Wednesday, May 27, 2009

Burma holds breath as Suu Kyi stands trial

By Tim Johnston in Bangkok

(FT) -For Burma’s beleaguered opposition, waiting to hear if Nobel Laureate Aung San Suu Kyi was to be sentenced to more years behind bars, Wednesday marked a series of grim anniversaries: 19 years since the vote where she led them to overwhelming victory and six years since she was last free.

Mrs Suu Kyi is on trial in Rangoon’s Insein prison, charged with breaching the terms of her house arrest after an American citizen swam the lake that backs on to her home and stayed two nights.

Mrs Suu Kyi, who sees herself as warrior rather than victim, has come out fighting against the charges.

“This incident occurred because of a security breach [by authorities]. However, until now no action has been taken on security,” she said in a statement to the court on Tuesday. “The fact that I am the only party being prosecuted shows the partiality of the prosecution.”

There was a heavier-than-usual police presence on the streets of Rangoon on Wednesday, but a group of some 250 supporters of Mrs Suu Kyi’s National League for Democracy gathered outside the party’s dilapidated headquarters to release birds and pray for freedom.

“We call for the immediate and unconditional release of all political prisoners,” Ohn Kyaing of the NLD told the crowd.

It was a stark contrast to May 27 1990, when jubilant crowds dared to hope they had unseated the military government with an overwhelming vote for the NLD. But it soon became clear that the army regarded the vote not as a general election, but as a vote for a constitutional assembly, and was not willing to hand over the reins of power to the NLD.

Mrs Suu Kyi’s challenge to the army provoked a backlash which has seen her spend almost 13 of the intervening 19 years under house arrest; her party reduced to a shell by arrests and intimidation; and a consolidation of the military’s power.

Mrs Suu Kyi and the two house keepers who are charged alongside her could face up to five years in prison if they are found guilty. John Yettaw, her American visitor, who says he swam across the foetid waters of Lake Inya to warn her that he had had a vision that her life was in danger, could face seven years in prison if he is convicted of immigration offences and entering a restricted zone.

Her supporters say that if Mrs Suu Kyi, who is 63 and in uncertain health, is forced to spend five years in the notoriously unsanitary conditions of Insein prison, her life could indeed be in danger.

They believe that the Burmese authorities are using the uninvited visit of Mr Yettaw, a 53-year-old veteran of the Vietnam war who lives in Falcon, Missouri, as an excuse to keep Mrs Suu Kyi locked up until after the elections they have scheduled for next year.
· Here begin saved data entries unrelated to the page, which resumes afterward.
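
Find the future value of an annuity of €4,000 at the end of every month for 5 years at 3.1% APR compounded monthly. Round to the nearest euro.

Periodic rate i = 0.031/12 = 0.00258333; n = 5 × 12 = 60 periods.
FV = PMT · [(1+i)^n − 1] / i = 4000 · 64.809527 = 259,238.1080

€259,238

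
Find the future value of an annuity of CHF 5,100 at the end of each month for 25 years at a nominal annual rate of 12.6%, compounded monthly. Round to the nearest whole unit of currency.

With 12 periods per year: i = 0.0105, n = 300.
FV = PMT · [(1+i)^n − 1] / i = 5100 · 2091.043286 = 10,664,320.7602

CHF 10,664,321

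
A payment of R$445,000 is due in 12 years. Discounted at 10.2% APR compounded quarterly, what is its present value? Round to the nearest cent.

i = 0.102/4 = 0.0255 per quarter; n = 12·4 = 48.
PV = 445,000 / (1 + 0.0255)^48 = 445,000 / 3.348975 = 132,876.4771

R$132,876.48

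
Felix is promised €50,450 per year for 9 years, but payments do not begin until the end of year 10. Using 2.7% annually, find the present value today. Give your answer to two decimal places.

Value one period before first payment (t=9): 50450 × [1 − (1+0.027)^(−9)] / 0.027 = 50450 × 7.896185 = 398,362.5411
PV₀ = 398,362.5411 / (1+0.027)^9 = 398,362.5411 / 1.270966 = 313,432.8427

€313,432.84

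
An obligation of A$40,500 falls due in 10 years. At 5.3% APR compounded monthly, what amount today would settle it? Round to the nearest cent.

A$23,866.34

Periodic rate i = 0.053/12 = 0.00441667; n = 10 × 12 = 120 periods.
PV = 40,500 / (1 + 0.00441667)^120 = 40,500 / 1.696951 = 23,866.3366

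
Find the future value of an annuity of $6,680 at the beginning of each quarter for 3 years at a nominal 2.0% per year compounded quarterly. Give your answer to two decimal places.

With 4 periods per year: i = 0.005, n = 12.
FV = 6680 × [(1+0.005)^12 − 1] / 0.005 × (1+i) = 6680 × 12.397240 = 82,813.5644
(annuity-due: payments at period start, so ×(1+i).)

$82,813.56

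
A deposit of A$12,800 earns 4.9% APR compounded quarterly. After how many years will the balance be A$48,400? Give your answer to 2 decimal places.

Periodic rate i = 0.049/4 = 0.01225.
n = ln(48400/12800) / ln(1+0.01225) = ln(3.78125) / 0.012176 = 109.2396 quarters
= 109.2396/4 years

27.31 years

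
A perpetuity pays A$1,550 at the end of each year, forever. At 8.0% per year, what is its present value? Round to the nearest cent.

PV = PMT / i = 1550 / 0.08 = 19,375.0000

A$19,375.00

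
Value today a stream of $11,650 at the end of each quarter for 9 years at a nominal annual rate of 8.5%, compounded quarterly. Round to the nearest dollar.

$291,070

Periodic rate i = 0.085/4 = 0.02125; n = 9 × 4 = 36 periods.
Annuity factor a(36|0.02125) = 24.984543; PV = 11650 × 24.984543 = 291,069.9232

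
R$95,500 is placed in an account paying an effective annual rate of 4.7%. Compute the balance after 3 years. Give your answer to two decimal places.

R$109,608.29

FV = PV·(1+i)^n = 95,500 × 1.147731 = 109,608.2936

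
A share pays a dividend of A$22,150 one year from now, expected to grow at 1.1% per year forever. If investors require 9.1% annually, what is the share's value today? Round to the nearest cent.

A$276,875.00

PV = PMT / (i − g) = 22150 / (0.091 − 0.011) = 22150 / 0.080000 = 276,875.0000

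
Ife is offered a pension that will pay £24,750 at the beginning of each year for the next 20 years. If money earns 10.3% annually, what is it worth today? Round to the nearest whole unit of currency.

PV = PMT · [1 − (1+i)^(−n)] / i × (1+i) = 24750 · 9.201340 = 227,733.1527
Payments are at the start of each period, so multiply by (1+i).

£227,733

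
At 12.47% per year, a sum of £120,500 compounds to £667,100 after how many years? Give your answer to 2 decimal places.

14.56 years

n = ln(667100/120500) / ln(1+0.1247) = ln(5.53610) / 0.117516 = 14.5621 years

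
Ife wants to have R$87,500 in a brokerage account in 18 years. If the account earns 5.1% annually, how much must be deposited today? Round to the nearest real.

R$35,740

PV = FV·(1+i)^(−n) = 87,500 × 0.408461 = 35,740.3799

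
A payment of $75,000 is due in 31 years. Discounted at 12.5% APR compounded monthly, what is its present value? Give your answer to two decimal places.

i = 0.125/12 = 0.0104167 per month; n = 31·12 = 372.
Discount factor = (1+0.0104167)^(−372) = 0.021175; PV = 75,000 × 0.021175 = 1,588.0889

$1,588.09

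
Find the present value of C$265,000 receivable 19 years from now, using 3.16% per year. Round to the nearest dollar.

C$146,734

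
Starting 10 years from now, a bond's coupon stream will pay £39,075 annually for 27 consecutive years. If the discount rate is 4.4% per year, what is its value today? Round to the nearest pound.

Value one period before first payment (t=9): 39075 × [1 − (1+0.044)^(−27)] / 0.044 = 39075 × 15.621131 = 610,395.6973
PV₀ = 610,395.6973 / (1+0.044)^9 = 610,395.6973 / 1.473345 = 414,292.4087

£414,292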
The authorities have written a constitution which they say will herald an age of “discipline-flourishing democracy” but which critics say will merely entrench the power of the military.

The trial has sparked almost universal condemnation, even from Burma’s traditional allies.
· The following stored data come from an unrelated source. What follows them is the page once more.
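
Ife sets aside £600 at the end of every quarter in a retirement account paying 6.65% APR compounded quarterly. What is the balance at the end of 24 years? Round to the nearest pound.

£139,631

Periodic rate i = 0.0665/4 = 0.016625; n = 24 × 4 = 96 periods.
FV = 600 × [(1+0.016625)^96 − 1] / 0.016625 = 600 × 232.718847 = 139,631.3085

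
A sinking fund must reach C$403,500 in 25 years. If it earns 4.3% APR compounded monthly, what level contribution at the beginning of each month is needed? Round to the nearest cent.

C$748.67

Periodic rate i = 0.043/12 = 0.00358333; n = 25 × 12 = 300 periods.
PMT = 403500 / ( [(1+0.00358333)^300 − 1] / 0.00358333 × (1+i) ) = 403500 / 538.957428 = 748.6677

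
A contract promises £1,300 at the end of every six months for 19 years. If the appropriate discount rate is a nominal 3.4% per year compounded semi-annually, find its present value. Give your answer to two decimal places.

With 2 periods per year: i = 0.017, n = 38.
Annuity factor a(38|0.017) = 27.824017; PV = 1300 × 27.824017 = 36,171.2217

£36,171.22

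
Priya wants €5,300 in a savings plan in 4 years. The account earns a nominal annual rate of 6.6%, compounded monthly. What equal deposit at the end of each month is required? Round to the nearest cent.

€96.78

i = 0.066/12 = 0.0055 per month; n = 4·12 = 48.
PMT = 5300 / ( [(1+0.0055)^48 − 1] / 0.0055 ) = 5300 / 54.761208 = 96.7838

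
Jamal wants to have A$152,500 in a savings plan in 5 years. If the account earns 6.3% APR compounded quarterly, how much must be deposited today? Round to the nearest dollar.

A$111,566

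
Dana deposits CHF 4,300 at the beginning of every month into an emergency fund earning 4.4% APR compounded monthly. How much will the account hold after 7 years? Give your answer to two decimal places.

i = 0.044/12 = 0.00366667 per month; n = 7·12 = 84.
FV = PMT · [(1+i)^n − 1] / i × (1+i) = 4300 · 98.523953 = 423,652.9998
(Beginning-of-period payments → annuity-due factor ×(1+i).)

CHF 423,653.00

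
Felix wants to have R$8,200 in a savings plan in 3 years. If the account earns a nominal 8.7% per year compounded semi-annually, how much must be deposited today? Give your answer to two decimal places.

R$6,351.25

Periodic rate i = 0.087/2 = 0.0435; n = 3 × 2 = 6 periods.
PV = FV·(1+i)^(−n) = 8,200 × 0.774543 = 6,351.2489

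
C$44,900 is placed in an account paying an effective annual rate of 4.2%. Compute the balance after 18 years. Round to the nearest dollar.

C$94,160

44,900 × (1+0.042)^18 = 44,900 × 2.097099 = 94,159.7469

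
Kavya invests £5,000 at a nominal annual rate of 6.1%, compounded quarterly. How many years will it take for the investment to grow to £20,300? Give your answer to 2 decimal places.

Periodic rate i = 0.061/4 = 0.01525.
n = ln(20300/5000) / ln(1+0.01525) = ln(4.06000) / 0.015135 = 92.5797 quarters
= 92.5797/4 years

23.14 years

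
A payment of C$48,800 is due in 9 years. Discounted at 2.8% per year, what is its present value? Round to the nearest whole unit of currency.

C$38,061

Discount factor = (1+0.028)^(−9) = 0.779941; PV = 48,800 × 0.779941 = 38,061.1398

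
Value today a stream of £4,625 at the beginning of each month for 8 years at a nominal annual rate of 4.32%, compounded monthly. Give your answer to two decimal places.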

Mrs Suu Kyi’s detention has hurt the image of south-east Asia’s regional group and strained its policy of quiet diplomacy, Asean chief Surin Pitsuwan said on Wednesday.
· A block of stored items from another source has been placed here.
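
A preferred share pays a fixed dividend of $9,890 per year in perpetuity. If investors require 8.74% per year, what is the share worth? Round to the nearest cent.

PV = PMT / i = 9890 / 0.0874 = 113,157.8947

$113,157.89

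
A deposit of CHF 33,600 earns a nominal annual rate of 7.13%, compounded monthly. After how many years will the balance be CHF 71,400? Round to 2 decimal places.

Periodic rate i = 0.0713/12 = 0.00594167.
(1+i)^n = 71400/33600 = 2.12500, so n = ln 2.12500 / ln 1.00594 = 127.2385 months
= 127.2385/12 years

10.60 years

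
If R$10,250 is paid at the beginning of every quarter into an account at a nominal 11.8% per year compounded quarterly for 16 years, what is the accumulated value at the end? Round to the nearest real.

R$1,941,693

i = 0.118/4 = 0.0295 per quarter; n = 16·4 = 64.
Accumulation factor s(64|0.0295) × (1+i) = 189.433472; FV = 10250 × 189.433472 = 1,941,693.0845
Payments are at the start of each period, so multiply by (1+i).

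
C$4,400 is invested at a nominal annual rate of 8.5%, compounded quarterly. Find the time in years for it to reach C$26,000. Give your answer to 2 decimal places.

21.12 years

Periodic rate i = 0.085/4 = 0.02125.
n = ln(26000/4400) / ln(1+0.02125) = ln(5.90909) / 0.021027 = 84.4848 quarters
= 84.4848/4 years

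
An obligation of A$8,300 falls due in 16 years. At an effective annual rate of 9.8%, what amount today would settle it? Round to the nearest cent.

A$1,859.69

PV = 8,300 / (1 + 0.098)^16 = 8,300 / 4.463108 = 1,859.6904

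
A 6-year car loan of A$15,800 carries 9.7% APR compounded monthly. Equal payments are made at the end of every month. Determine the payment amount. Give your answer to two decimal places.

A$290.32

Periodic rate i = 0.097/12 = 0.00808333; n = 6 × 12 = 72 periods.
Annuity-PV factor = 54.422033; PMT = 15800 / 54.422033 = 290.3236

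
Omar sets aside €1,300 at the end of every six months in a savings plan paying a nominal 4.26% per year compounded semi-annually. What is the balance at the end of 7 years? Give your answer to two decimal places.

i = 0.0426/2 = 0.0213 per half-year; n = 7·2 = 14.
FV = 1300 × [(1+0.0213)^14 − 1] / 0.0213 = 1300 × 16.113542 = 20,947.6046

€20,947.60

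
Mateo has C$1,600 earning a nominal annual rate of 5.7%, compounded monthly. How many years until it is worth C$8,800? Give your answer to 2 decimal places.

29.98 years

Periodic rate i = 0.057/12 = 0.00475.
n = ln(8800/1600) / ln(1+0.00475) = ln(5.50000) / 0.004739 = 359.7460 months
= 359.7460/12 years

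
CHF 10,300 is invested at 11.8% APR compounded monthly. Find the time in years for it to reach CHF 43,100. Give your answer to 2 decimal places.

12.19 years

Periodic rate i = 0.118/12 = 0.00983333.
n = ln(43100/10300) / ln(1+0.00983333) = ln(4.18447) / 0.009785 = 146.2785 months
= 146.2785/12 years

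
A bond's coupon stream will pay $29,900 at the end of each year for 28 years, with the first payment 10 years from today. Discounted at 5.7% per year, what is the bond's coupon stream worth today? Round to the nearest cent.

$251,052.62

Value one period before first payment (t=9): 29900 × [1 − (1+0.057)^(−28)] / 0.057 = 29900 × 13.828289 = 413,465.8472
PV₀ = 413,465.8472 / (1+0.057)^9 = 413,465.8472 / 1.646929 = 251,052.6190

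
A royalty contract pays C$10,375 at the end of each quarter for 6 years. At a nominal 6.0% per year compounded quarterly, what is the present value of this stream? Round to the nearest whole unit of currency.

C$207,815

With 4 periods per year: i = 0.015, n = 24.
PV = PMT · [1 − (1+i)^(−n)] / i = 10375 · 20.030405 = 207,815.4557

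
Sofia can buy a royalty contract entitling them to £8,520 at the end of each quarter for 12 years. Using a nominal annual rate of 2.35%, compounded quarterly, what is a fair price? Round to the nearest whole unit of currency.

Periodic rate i = 0.0235/4 = 0.005875; n = 12 × 4 = 48 periods.
PV = PMT · [1 − (1+i)^(−n)] / i = 8520 · 41.719774 = 355,452.4765

£355,452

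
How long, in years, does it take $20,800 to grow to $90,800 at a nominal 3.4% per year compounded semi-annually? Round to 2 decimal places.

43.71 years

Periodic rate i = 0.034/2 = 0.017.
n = ln(90800/20800) / ln(1+0.017) = ln(4.36538) / 0.016857 = 87.4234 half-years
= 87.4234/2 years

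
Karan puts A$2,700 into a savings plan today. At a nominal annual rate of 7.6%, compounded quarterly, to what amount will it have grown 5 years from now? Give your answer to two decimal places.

A$3,934.12

i = 0.076/4 = 0.019 per quarter; n = 5·4 = 20.
FV = PV·(1+i)^n = 2,700 × 1.457081 = 3,934.1186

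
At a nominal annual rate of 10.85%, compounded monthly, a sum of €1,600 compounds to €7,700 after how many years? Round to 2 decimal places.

Periodic rate i = 0.1085/12 = 0.00904167.
n = ln(7700/1600) / ln(1+0.00904167) = ln(4.81250) / 0.009001 = 174.5595 months
= 174.5595/12 years

14.55 years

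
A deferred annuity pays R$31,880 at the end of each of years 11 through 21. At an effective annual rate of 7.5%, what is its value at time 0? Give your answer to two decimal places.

R$113,154.85

PV at t=10 (ordinary 11-year annuity): 31880 × a(11|0.075) = 31880 × 7.315424 = 233,215.7217
PV₀ = 233,215.7217 / (1+0.075)^10 = 233,215.7217 / 2.061032 = 113,154.8522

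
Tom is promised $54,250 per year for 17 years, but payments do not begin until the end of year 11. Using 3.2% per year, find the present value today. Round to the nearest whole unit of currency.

Value one period before first payment (t=10): 54250 × [1 − (1+0.032)^(−17)] / 0.032 = 54250 × 12.956569 = 702,893.8658
Discount back 10 years: 702,893.8658 × (1+0.032)^(−10) = 702,893.8658 × 0.729799 = 512,970.9606

$512,971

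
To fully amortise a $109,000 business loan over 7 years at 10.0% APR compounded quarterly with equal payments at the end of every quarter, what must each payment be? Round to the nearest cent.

i = 0.1/4 = 0.025 per quarter; n = 7·4 = 28.
PMT = 109000 / ( [1 − (1+0.025)^(−28)] / 0.025 ) = 109000 / 19.964889 = 5,459.5847

$5,459.58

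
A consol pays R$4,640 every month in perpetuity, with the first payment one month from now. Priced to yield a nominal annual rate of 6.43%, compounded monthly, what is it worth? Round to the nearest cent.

Periodic rate i = 0.0643/12 = 0.00535833.
PV = PMT / i = 4640 / 0.00535833 = 865,940.9020

R$865,940.90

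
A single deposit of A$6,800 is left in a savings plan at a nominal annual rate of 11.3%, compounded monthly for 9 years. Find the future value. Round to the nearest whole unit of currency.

With 12 periods per year: i = 0.00941667, n = 108.
FV = PV·(1+i)^n = 6,800 × 2.751762 = 18,711.9824

A$18,712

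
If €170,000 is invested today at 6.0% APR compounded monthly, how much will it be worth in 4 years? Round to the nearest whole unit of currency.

€215,983

i = 0.06/12 = 0.005 per month; n = 4·12 = 48.
FV = 170,000 × (1 + 0.005)^48 = 215,983.1574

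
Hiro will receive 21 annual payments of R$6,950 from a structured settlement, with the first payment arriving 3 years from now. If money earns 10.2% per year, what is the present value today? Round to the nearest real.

R$48,809

PV at t=2 (ordinary 21-year annuity): 6950 × a(21|0.102) = 6950 × 8.528698 = 59,274.4508
PV₀ = 59,274.4508 / (1+0.102)^2 = 59,274.4508 / 1.214404 = 48,809.4990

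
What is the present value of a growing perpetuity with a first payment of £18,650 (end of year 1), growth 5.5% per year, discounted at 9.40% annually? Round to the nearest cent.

PV = D₁/(r − g) = 18650/(0.094 − 0.055) = 478,205.1282

£478,205.13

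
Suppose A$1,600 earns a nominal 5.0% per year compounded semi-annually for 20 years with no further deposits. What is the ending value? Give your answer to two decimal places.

A$4,296.10

Periodic rate i = 0.05/2 = 0.025; n = 20 × 2 = 40 periods.
FV = PV·(1+i)^n = 1,600 × 2.685064 = 4,296.1021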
”The organisation is mindful of the fact it does not want to interfere in the internal affairs of any member state,” Surin, secretary-general of the Association of Southeast Asian Nations (Asean), told reporters in Phnom Penh.

Barack Obama, US president, added his voice to the chorus on Tuesday.

“Aung San Suu Kyi's continued detention, isolation, and show trial based on spurious charges cast serious doubt on the Burmese regime’s willingness to be a responsible member of the international community,” Mr Obama said.